Some 1.15 million over-fives — thought to be mostly adolescents and the elderly — are dying in these regions each year from diarrhoeal diseases, according to the research, commissioned by the WHO. Until now the death toll estimate for these regions came to 380,000.

Preliminary results from the study — which has yet to be published — were presented at this week’s meeting of the Foodborne Disease Burden Epidemiology Reference Group (FERG) (29 October) in Switzerland.

"These estimates highlight the significant burden of diarrhoeal diseases in adolescents and adults in the developing world," said Martyn Kirk, chair of the FERG Enteric Diseases Task Force, who presented the results.

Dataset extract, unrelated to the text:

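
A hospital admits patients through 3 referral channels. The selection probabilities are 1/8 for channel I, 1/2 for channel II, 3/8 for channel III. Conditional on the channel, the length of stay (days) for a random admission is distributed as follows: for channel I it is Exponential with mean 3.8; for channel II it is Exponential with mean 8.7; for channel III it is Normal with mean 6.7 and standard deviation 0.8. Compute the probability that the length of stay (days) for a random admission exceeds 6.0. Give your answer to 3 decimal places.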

For the study, Christa Fischer-Walker and Robert Black from Johns Hopkins School of Public Health in the US searched 25,000 journal articles for information on diarrhoea in the over-fives. Only six of the articles contained reliable figures on diarrhoeal deaths in developing countries for this age group (compared to hundreds for younger children) — and there was no data for China, Latin America, the Middle East or South Asia.

The new estimate is on a par with the global annual death toll for malaria. It is also equivalent to nearly one-third of all HIV deaths and to almost half the number of global deaths from tuberculosis, says Claudia Stein, medical officer of the WHO’s Department of Food Safety and Zoonoses.

"What makes the tragedy even greater is that many of these diseases are clearly preventable," said Jørgen Schlundt, director of FOS. Schlundt calls for policymakers to be alerted to cheap strategies known to prevent diarrhoea.

Improvements in food safety, sanitation and hygiene are critical, says Kirk. He told the meeting that nearly half (48.9 per cent) of diarrhoeal deaths in the developing world are caused by the bacteria Enterotoxigenic Escherichia coli and Vibrio cholerae, both of which are associated with poor sanitation and are common in resource-poor countries.

Stein says major gaps remain in scientists’ understanding of diarrhoeal deaths. Research focusing on older people attracts little funding, as a result of which the problem has never been thoroughly assessed in this group.

But it is expected that some of these gaps will be filled next year, when results emerge from studies in China and India. The FERG is also planning country-level studies across the world, the results of which should begin to emerge in 2010.